Key Takeaways:
Editor’s Note: Since this research was initially published, several studies have contested one of its main results (link 1, link 2, link 3). Outside researchers believe the object discovered is likely a black hole much less than 70 solar masses.
When many large stars die, they turn into black holes. And yet, despite the billions of stars in our Milky Way, astronomers have only discovered a handful of black holes within the galaxy. That’s because, at the moment, their methods can only pick out black holes in certain situations.
The few nearby black holes discovered so far have been found because they’re locked in a close orbit with a star. And astronomers find them by looking for X-ray radiation given off as the black hole pulls material from this companion sun.
A Strangely Massive Black Hole
The Large Sky Area Multi-Object Fiber Spectroscopic Telescope (LAMOST) in China has been scanning the skies since 2016 watching for stars in binary systems. Along the way, astronomers using it discovered a relatively bright star, some eight times the sun’s mass, that orbits a seemingly invisible star once every 79 days.

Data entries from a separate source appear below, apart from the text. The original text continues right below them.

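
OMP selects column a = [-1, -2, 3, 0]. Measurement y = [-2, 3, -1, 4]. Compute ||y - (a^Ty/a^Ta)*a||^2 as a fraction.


a^T a = 14.
a^T y = -7.
coeff = -7/14 = -1/2.
||r||^2 = 53/2.

53/2


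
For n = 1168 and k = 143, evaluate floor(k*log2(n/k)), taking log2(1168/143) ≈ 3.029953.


log2(n/k) = log2(1168/143) ≈ 3.029953.
k*log2(n/k) ≈ 143*3.029953 = 433.283279.
floor(433.283279) = 433.

433


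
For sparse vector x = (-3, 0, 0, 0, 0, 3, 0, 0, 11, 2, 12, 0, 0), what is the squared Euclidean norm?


Non-zero entries: [(0, -3), (5, 3), (8, 11), (9, 2), (10, 12)]
Squares: [9, 9, 121, 4, 144]
||x||_2^2 = sum = 287.

287


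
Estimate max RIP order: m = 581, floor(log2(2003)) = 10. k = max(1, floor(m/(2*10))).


floor(log2(2003)) = 10.
2*10 = 20.
m/(2*floor(log2(n))) = 581/20 ≈ 29.05.
floor = 29.
k = max(1, 29) = 29.

29


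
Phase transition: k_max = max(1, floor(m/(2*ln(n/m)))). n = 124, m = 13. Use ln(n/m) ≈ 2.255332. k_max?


n/m = 124/13.
ln(n/m) ≈ 2.255332.
2*ln(n/m) ≈ 4.510664.
m/(2*ln(n/m)) ≈ 13/4.510664 ≈ 2.8821.
floor = 2.
k_max = max(1, 2) = 2.

2


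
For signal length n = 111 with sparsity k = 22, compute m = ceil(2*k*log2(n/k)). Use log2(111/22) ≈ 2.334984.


log2(n/k) = log2(111/22) ≈ 2.334984.
2*k*log2(n/k) ≈ 2*22*2.334984 = 102.739296.
m = ceil(102.739296) = 103.

103


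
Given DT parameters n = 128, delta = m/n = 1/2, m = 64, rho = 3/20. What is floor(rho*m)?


m = 1/2*128 = 64.
rho = 3/20.
rho*m = 3/20*64 = 9.6.
k = floor(9.6) = 9.

9


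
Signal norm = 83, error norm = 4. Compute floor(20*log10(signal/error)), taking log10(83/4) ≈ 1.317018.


||x||/||e|| = 83/4.
log10(83/4) ≈ 1.317018.
20*log10(||x||/||e||) ≈ 20*1.317018 = 26.34036.
floor(26.34036) = 26.

26


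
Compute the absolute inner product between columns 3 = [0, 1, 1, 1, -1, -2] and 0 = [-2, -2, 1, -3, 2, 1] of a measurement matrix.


Inner product: 0*-2 + 1*-2 + 1*1 + 1*-3 + -1*2 + -2*1
Products: [0, -2, 1, -3, -2, -2]
Sum = -8.
|dot| = 8.

8


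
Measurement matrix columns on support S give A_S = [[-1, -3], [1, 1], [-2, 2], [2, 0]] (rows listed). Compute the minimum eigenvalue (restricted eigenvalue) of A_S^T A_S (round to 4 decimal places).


A_S^T A_S = [[10, 0], [0, 14]].
trace = 24.
det = 140.
disc = trace^2 - 4*det = 576 - 4*140 = 16.
sqrt(16) = 4.
lam_min = (24 - 4)/2 = 10 = 10.0000.

10.0000


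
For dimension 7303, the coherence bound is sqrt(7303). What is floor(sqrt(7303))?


85^2 = 7225 <= 7303 < 7396 = 86^2, so 85 <= sqrt(7303) < 86.
floor(sqrt(7303)) = 85.

85


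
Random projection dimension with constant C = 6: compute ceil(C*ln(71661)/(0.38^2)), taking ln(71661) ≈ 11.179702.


ln(71661) ≈ 11.179702.
eps^2 = 0.38^2 = 0.1444.
C*ln(N)/eps^2 ≈ 6*11.179702/0.1444 ≈ 464.5306.
m = ceil(464.5306) = 465.

465


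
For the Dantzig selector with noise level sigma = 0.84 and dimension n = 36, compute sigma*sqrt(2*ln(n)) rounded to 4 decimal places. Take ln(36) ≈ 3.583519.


ln(36) ≈ 3.583519.
2*ln(n) ≈ 7.167038.
sqrt(2*ln(n)) ≈ sqrt(7.167038) ≈ 2.677132.
threshold ≈ 0.84*2.677132 = 2.24879088 ≈ 2.2488.

2.2488


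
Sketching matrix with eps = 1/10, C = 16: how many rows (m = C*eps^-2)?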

A Possible Three-Body System
The researchers have a couple speculative explanations for how this system came to be. One possibility is that this was actually a triple star system, with two close stars that together formed one massive black hole and one farther star that still remains today. Another possibility is that the 70 solar masses of black hole in the system is actually two smaller black holes that orbit tightly together while the observed star circles them in its wider, 79-day orbit.